Im Gegensatz zu Arsène Wenger, der dem Gegner die eigene Spielweise aufzwingen wollte, lässt Emery die Gegner bis ins letzte Detail analysieren und gibt seinen Spielern vor jeder Partie exakte Anweisungen, wie sie sich auf dem Platz zu verhalten haben.
Der Spanier hat gemäss seinen Spielern immer einen genauen Plan im Köcher.
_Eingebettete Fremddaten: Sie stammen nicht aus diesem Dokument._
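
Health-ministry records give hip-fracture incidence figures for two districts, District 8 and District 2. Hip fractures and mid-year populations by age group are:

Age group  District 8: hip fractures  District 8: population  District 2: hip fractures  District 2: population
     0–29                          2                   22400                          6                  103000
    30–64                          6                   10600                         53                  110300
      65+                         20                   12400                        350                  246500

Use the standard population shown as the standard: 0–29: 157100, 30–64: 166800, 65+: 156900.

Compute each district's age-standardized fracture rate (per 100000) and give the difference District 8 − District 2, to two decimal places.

Age-specific rates per 100000 for District 8: 8.93, 56.60, 161.29.
For District 2: 5.83, 48.05, 141.99.
Standard total = 480800; weights = 0.3267, 0.3469, 0.3263.
District 8: 0.3267×8.93 + 0.3469×56.60 + 0.3263×161.29 = 75.1885 per 100000.
District 2: 0.3267×5.83 + 0.3469×48.05 + 0.3263×141.99 = 64.9083 per 100000.
Difference = 75.1885 − 64.9083 = 10.2802.

10.28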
Gegen Leicester und Crystal Palace musste Xhaka auf der linken Abwehrseite die Stammkräfte Nacho Monreal und Sead Kolasinac ersetzen, obwohl es durchaus andere Alternativen gegeben hätte. Emery wollte aber unbedingt einen Linksfuss auf der Positionen haben, weshalb Taktgeber Xhaka «geopfert» werden musste.
Wenger hielt sich während eines Ernstkampfs an der Seitenlinie stets zurück, nur höchst selten war zu sehen, wie er seinen Spielern Anweisungen gab. Ganz anders Emery: Der Spanier coacht viel aktiver und überträgt seine Energie so auf das Team. Nach der Grätsche von Xhaka gegen Salah jubelte er, als hätte sein Team gerade ein Tor geschossen.
Immer wieder zitiert er seine Stars auch an die Seitenlinie, um so direkten Einfluss aufs Spiel zu nehmen. Wenger pflegte einen eher erzieherischen Coaching-Stil, der von Emery ist fordernder.
Zusammen mit Sportdirektor Raul Sanllehi und Kaderplaner Sven Mislintat hat Emery dafür gesorgt, dass sich die «Gunners» wenig spektakulär, dafür gezielt verstärkt haben. Mit Lucas Torreira (für 30 Millionen Euro von Sampdoria) und Matteo Guendouzi (für 8 Millionen Euro von Lorient) kamen zwei robuste defensive Mittelfeldspieler, die Spielmacher defensiv entlasten. So kann sich Arsenals Nummer 34 vermehrt dem Spielaufbau widmen, was wiederum den beiden mittlerweile treffsicheren Sturmspitzen Pierre-Emerick Aubameyang und Alexandre Lacazette zugute kommt.
Nur in der Defensive ist Arsenal noch etwas anfällig. Der neue Torhüter Bernd Leno, der Legende Petr Cech verdrängt hat, ist zwar ein Versprechen für die Zukunft, strahlt aber noch nicht die nötige Sicherheit aus. In der Innenverteidigung kam mit Neuzugang Sokratis zwar etwas Stabilität, noch immer sind die «Gunners» hier aber etwas dünn besetzt.